Text description provided by the architects. BLAF focuses on the generating capacity of architecture on a spatial, social and ecological level. Urbanism and preoccupation with private property have led to land being consumed to the point that Belgium is now one of the most dense and dispersed areas in Europe. BLAF have since long contributed to the general awareness of this “genetic” condition by experimenting with its most basic component: the single family house.
This house is built in a typical Flemish sprawl-area, on the edge of an allotment, where the suburbs literally face the countryside. The allotment creates a condition that is both generic and specific, context and non-text. The house deals with this condition in an apparently indifferent way, whilst in fact it is questioning the allotment: it is reformulating the concept of the front, side and back facade by addressing the surroundings in equivalent ways, and it is consciously leaving any kind of fencing behind.

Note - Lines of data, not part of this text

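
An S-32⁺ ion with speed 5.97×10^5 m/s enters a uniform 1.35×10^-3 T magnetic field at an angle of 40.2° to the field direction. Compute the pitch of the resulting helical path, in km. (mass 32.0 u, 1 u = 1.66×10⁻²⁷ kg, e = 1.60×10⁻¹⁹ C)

The velocity component along B is v∥ = v cos40.2° = 4.56×10^5 m/s.
The cyclotron period T = 2πm/(qB) = 1.55×10^-3 s is set by m, q, B alone.
Pitch = v∥·T = (4.56×10^5)(1.55×10^-3) = 705 m.

pitch ≈ 0.705 km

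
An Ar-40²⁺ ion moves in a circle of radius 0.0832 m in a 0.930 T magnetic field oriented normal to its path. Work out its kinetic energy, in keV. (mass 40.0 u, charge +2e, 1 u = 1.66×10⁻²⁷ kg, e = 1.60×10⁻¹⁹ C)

K ≈ 28.9 keV

v = qBr/m = (2×1.60×10^-19)(0.930)(0.0832) / (6.64×10^-26) = 3.73×10^5 m/s.
K = ½mv² = 0.5·(6.64×10^-26)·(3.73×10^5)² = 4.62×10^-15 J = 28.9 keV.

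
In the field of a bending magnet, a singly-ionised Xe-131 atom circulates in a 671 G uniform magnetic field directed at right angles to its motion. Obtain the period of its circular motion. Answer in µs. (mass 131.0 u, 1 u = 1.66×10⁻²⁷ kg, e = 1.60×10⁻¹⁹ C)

T ≈ 127 µs

The cyclotron period is independent of speed: T = 2πm/(qB).
T = 2π(2.17×10^-25) / [(1×1.60×10^-19)(0.0671)] = 1.27×10^-4 s.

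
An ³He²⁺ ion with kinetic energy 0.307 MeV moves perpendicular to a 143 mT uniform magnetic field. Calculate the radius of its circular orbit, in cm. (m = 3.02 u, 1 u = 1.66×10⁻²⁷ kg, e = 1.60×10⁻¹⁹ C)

r ≈ 48.5 cm

Convert the energy: K = 0.307 MeV = 4.91×10^-14 J.
v = √(2K/m) = √(2·4.91×10^-14/5.01×10^-27) = 4.43×10^6 m/s.
r = mv/(qB) = (5.01×10^-27)(4.43×10^6) / [(2×1.60×10^-19)(0.143)] = 0.485 m.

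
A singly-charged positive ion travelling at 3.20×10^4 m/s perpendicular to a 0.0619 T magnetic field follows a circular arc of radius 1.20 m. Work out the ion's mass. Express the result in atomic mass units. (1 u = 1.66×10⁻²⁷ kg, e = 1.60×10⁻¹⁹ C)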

Passive houses have unusually thick outside walls. Organizing staircases, furniture, storage, technical rooms etc. against these walls articulates their thickness even more. The house becomes a monolith, with a thick functional shell and an intimate, encapsulated center. Every window creates a niche, an abscissa, orchestrating the relations between the heart of the house and the exterior. From a “passive house” point of view, the shell perforations are balanced between the maximization of solar heat gains and the reduction of heat losses.